SCN specializes in seaport services and related activities, while CPPI focuses on port services and other similar operations.
Hans stressed that the cancellation would not have any material impact on the company’s operations, legal standing, financial condition, or business continuity.
New acquisition deal
On March 3, ABM Investama, through its 100%-owned subsidiary PT Reswara Minergi Hartama (RWA), signed a share sale and purchase agreement (PPJB) to acquire shares in PT Piranti Jaya Utama (PJU) for US$57 million (approximately Rp934.44 billion) from PT Tuah Turangga Agung (TTA), a subsidiary of PT United Tractors Tbk (UNTR).

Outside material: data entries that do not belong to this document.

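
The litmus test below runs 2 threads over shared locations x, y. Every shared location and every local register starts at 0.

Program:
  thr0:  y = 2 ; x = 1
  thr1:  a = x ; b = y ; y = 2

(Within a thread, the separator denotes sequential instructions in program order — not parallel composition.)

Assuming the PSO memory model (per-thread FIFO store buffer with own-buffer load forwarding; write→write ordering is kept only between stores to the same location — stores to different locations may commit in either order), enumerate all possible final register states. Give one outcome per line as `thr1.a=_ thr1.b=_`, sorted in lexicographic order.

thr1.a=0 thr1.b=0
thr1.a=0 thr1.b=2
thr1.a=1 thr1.b=0
thr1.a=1 thr1.b=2

outcome vector order: (thr1.a,thr1.b)
|PSO outcomes| = 4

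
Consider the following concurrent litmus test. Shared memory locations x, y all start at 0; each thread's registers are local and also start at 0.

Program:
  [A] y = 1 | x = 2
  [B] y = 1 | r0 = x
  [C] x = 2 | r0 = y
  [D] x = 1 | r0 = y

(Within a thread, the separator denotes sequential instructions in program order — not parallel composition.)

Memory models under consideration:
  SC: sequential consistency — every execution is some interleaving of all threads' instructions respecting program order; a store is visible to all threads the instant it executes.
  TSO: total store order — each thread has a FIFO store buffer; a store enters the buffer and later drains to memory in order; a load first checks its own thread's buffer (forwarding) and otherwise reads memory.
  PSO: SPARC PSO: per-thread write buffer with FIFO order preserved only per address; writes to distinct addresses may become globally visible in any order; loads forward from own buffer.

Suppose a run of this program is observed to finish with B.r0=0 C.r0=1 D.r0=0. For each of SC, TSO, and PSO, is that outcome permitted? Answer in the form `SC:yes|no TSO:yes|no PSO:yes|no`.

SC:no TSO:yes PSO:yes

outcome vector order: (B.r0,C.r0,D.r0)
[SC] allowed = {011, 100, 101, 110, 111, 200, 201, 210, 211}
[TSO] allowed = {000, 001, 010, 011, 100, 101, 110, 111, 200, 201, 210, 211}
[PSO] allowed = {000, 001, 010, 011, 100, 101, 110, 111, 200, 201, 210, 211}
target 010 ∈ {TSO,PSO}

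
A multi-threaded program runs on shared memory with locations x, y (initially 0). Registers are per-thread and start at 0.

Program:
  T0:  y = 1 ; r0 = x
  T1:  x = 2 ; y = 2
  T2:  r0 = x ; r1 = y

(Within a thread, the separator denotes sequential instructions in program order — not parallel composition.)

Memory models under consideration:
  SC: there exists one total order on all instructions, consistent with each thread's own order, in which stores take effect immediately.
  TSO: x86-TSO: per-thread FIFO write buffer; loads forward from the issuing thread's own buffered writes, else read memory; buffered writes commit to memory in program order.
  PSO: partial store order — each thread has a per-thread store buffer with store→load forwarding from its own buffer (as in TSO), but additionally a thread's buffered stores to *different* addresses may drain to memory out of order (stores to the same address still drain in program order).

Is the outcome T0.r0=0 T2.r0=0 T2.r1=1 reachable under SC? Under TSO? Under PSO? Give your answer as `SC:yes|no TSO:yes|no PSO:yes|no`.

SC:yes TSO:yes PSO:yes

outcome vector order: (T0.r0,T2.r0,T2.r1)
SC (11): (0,0,0) (0,0,1) (0,0,2) (0,2,1) (0,2,2) (2,0,0) (2,0,1) (2,0,2) (2,2,0) (2,2,1) (2,2,2)
TSO (12): (0,0,0) (0,0,1) (0,0,2) (0,2,0) (0,2,1) (0,2,2) (2,0,0) (2,0,1) (2,0,2) (2,2,0) (2,2,1) (2,2,2)
PSO (12): (0,0,0) (0,0,1) (0,0,2) (0,2,0) (0,2,1) (0,2,2) (2,0,0) (2,0,1) (2,0,2) (2,2,0) (2,2,1) (2,2,2)
target (0,0,1) ∈ {SC,TSO,PSO}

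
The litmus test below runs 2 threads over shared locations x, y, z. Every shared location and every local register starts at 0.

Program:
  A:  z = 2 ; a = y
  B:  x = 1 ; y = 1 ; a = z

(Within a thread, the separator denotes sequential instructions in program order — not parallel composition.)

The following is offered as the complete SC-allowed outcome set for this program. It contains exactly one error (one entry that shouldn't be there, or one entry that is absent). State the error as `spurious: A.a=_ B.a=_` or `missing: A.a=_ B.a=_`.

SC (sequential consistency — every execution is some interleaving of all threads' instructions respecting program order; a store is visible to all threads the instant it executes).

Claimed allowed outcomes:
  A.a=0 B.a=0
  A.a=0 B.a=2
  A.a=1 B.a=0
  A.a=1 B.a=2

spurious: A.a=0 B.a=0

outcome vector order: (A.a,B.a)
[SC] allowed = {0/2, 1/0, 1/2}
claimed∖SC = {0/0}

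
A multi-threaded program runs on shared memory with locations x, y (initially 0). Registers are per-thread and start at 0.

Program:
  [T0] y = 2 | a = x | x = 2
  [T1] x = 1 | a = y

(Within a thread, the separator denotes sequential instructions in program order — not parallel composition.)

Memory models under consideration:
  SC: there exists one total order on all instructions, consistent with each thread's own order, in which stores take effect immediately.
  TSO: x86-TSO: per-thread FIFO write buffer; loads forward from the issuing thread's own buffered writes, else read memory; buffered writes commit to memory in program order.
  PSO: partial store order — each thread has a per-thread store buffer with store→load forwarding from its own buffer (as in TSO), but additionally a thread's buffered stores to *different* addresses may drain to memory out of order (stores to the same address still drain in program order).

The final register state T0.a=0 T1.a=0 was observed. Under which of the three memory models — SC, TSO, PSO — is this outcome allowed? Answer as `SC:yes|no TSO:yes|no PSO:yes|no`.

outcome vector order: (T0.a,T1.a)
under SC → <0 2>; <1 0>; <1 2>
under TSO → <0 0>; <0 2>; <1 0>; <1 2>
under PSO → <0 0>; <0 2>; <1 0>; <1 2>
target <0 0> ∈ {TSO,PSO}

SC:no TSO:yes PSO:yes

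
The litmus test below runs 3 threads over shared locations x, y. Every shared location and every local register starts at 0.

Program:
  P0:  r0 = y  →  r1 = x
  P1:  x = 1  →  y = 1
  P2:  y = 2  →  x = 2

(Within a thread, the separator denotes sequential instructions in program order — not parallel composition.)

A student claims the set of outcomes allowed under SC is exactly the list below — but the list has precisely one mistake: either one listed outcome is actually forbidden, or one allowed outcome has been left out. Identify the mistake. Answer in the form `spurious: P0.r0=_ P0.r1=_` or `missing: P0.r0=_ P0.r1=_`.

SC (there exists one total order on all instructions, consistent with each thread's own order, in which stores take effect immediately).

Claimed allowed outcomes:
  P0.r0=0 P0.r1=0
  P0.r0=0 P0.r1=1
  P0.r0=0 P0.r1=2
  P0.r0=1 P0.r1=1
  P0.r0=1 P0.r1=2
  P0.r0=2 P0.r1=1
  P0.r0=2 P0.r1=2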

"RWA has signed a PPJB with TTA to purchase 100% of TTA’s stake in PT Borneo Berkat Mamur (BBM), which directly holds a 60% stake in PJU," said Hans.
Additionally, RWA has also signed a PPJB with Borneo Prima Pte Ltd, Edward Sumarli, and Herry Hermawanto for a stake in PT Borneo Berkat Sentosa (BBS), which holds a 40% stake in PJU.
"The parties must meet all conditions set in the PPJB before they can sign the final sale and purchase deed, which is scheduled for the 11th quarter of 2025. After fulfilling all conditions, RWA will own all of the shares in PJU," Hans added.
This acquisition aligns with ABMM’s strategy to increase its portfolio of fully owned coal reserves. "The share purchase will proceed once all PPJB conditions are met," Hans concluded.